La tesi di molti commentatori secondo cui l’indagine di Perugia non sarebbe stato altro che un pretesto per il ribaltone degli equilibri all’interno della magistratura associata prende, francamente, sempre più corpo. Travolta Magistratura Indipendente, la corrente di destra della magistratura di cui facevano parte tre dei cinque consiglieri dimissionari, destinata alla scomparsa Unicost, la corrente di Palamara, gli equilibri all’interno del Consiglio superiore sono, qualunque sarà l’esito di quella indagine, completamente cambiati.
La vicenda è l’emblema dell’abbandono in cui versa il sistema giudiziario. Discutibili ed esecrabili le dinamiche di gestione del potere di nomina dei magistrati cui ricorreva Palamara con i suoi frequentatori, ma discutibili ed esecrabili anche le modalità con cui si è intervenuto a colpire quel fenomeno. L’eventuale rinvio a giudizio di Palamara non muterebbe la valutazione di fondo, ovvero la sensazione di una strumentalizzazione commessa ai danni di una corrente giudiziaria per mezzo di un suo rappresentante compiuta attraverso strumenti di indagine estremamente pervasivi rispetto ai quali potrebbero ritenersi non sussistenti i presupposti processuali. Allo stato, il periodo è coniugato in forma ipotetica ed è forte l’auspicio di venire smentiti.
Tuttavia, il sospetto che al Consiglio superiore della magistratura esistesse (o esista) “un sistema” per la spartizione delle nomine, come affermato dall’ex presidente dell’Anm Luca Palamara e da altri suoi colleghi, resta molto vivo agli occhi di osservatori scevri da interessi di parte. D’altronde, come pure segnalato da taluni mezzi di informazione, quel sospetto si rafforza leggendo alcune delle stesse telefonate intercettate nell’inchiesta di Perugia, dalle quali, secondo alcuni che le hanno ascoltate, si palesa un “sistema” del quale tutti sono perfettamente a conoscenza e in cui le protagoniste assolute risultano essere le correnti della magistratura. Sulla carta “associazioni culturali”, di fatto dei fortissimi gruppi di potere che condizionano pesantemente il sistema giudiziario del Paese.

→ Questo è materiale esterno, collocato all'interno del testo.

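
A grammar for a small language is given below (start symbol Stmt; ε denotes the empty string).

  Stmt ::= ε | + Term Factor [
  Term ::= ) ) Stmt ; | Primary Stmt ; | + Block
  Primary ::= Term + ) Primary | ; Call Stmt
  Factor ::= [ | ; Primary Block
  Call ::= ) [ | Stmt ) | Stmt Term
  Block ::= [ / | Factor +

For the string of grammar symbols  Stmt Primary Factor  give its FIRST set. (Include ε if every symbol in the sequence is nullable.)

Add FIRST(Stmt)\{ε} = { + }; Stmt is nullable, continue.
Add FIRST(Primary) = { ), +, ; }; Primary is not nullable, stop.

{ ), +, ; }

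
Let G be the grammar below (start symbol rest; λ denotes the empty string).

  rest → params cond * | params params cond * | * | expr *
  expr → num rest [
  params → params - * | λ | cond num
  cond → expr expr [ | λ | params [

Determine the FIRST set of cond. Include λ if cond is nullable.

{ -, [, num, λ }

From cond → expr expr [: add FIRST(expr) = { num }.
cond → λ contributes λ.
From cond → params [: params nullable, take FIRST(params) ∪ {[} = { -, [, num }.
Union: FIRST(cond) = { -, [, num, λ }.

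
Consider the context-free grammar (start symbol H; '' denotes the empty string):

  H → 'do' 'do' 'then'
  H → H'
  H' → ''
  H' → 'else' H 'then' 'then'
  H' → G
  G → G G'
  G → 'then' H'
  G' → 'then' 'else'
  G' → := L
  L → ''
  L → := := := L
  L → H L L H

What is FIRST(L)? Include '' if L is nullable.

{ 'do', 'else', 'then', :=, '' }

L → '' contributes ''.
L → := := := L contributes {:=}.
From L → H L L H: H, L, L, H nullable, take FIRST(H) ∪ FIRST(L) ∪ FIRST(L) ∪ FIRST(H) = { 'do', 'else', 'then', := }; also '' since the whole RHS is nullable.
Union: FIRST(L) = { 'do', 'else', 'then', :=, '' }.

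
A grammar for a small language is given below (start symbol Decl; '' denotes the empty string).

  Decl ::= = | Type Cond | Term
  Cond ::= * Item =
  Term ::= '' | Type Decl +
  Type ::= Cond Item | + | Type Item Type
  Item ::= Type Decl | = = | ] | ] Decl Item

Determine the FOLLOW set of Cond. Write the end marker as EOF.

{ EOF, *, +, =, ] }

In Decl ::= Type Cond: Cond is at the end, add FOLLOW(Decl) = { EOF, *, +, =, ] }.
In Type ::= Cond Item: add FIRST(Item) = { *, +, =, ] }.
Union: FOLLOW(Cond) = { EOF, *, +, =, ] }.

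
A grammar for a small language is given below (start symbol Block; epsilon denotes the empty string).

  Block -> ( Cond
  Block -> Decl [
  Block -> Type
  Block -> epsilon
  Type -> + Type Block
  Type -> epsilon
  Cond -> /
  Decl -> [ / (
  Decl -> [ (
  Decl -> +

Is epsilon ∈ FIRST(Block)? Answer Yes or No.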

La loro influenza è indiscussa, al punto che non si riesce di fatto a intervenire per ridimensionarne la portata soprattutto nelle elezioni al Csm. Non pare casuale che lo stesso ministro della Giustizia sia stato costretto a una precipitosa retromarcia sul sistema elettorale del Csm, mandando definitivamente in soffitta il sorteggio, forse uno dei pochi strumenti per affossarle una volta per tutte.
Su questo aspetto il presentato disegno di legge delega formula una proposta che appare interessante. Il futuro Csm sarà composto da 30 componenti, 20 togati rispetto ai 16 attuali e 10 laici rispetto agli attuali 8. Il voto dei togati avverrà in 19 collegi, che saranno definiti tre mesi prima dal ministero della Giustizia. Avverrà in due fasi. L’elettore avrà a disposizione tre preferenze. Sarà eletto al primo turno chi avrà ottenuto la maggioranza assoluta dei voti validi espressi. Se nessuno viene eletto, si procederà con il ballottaggio tra i due che hanno ottenuto più voti al primo turno.
Un meccanismo forse un po’ contorto, ma che di certo ha lo scopo di diluire il potere delle correnti. Auguriamoci che sarà così.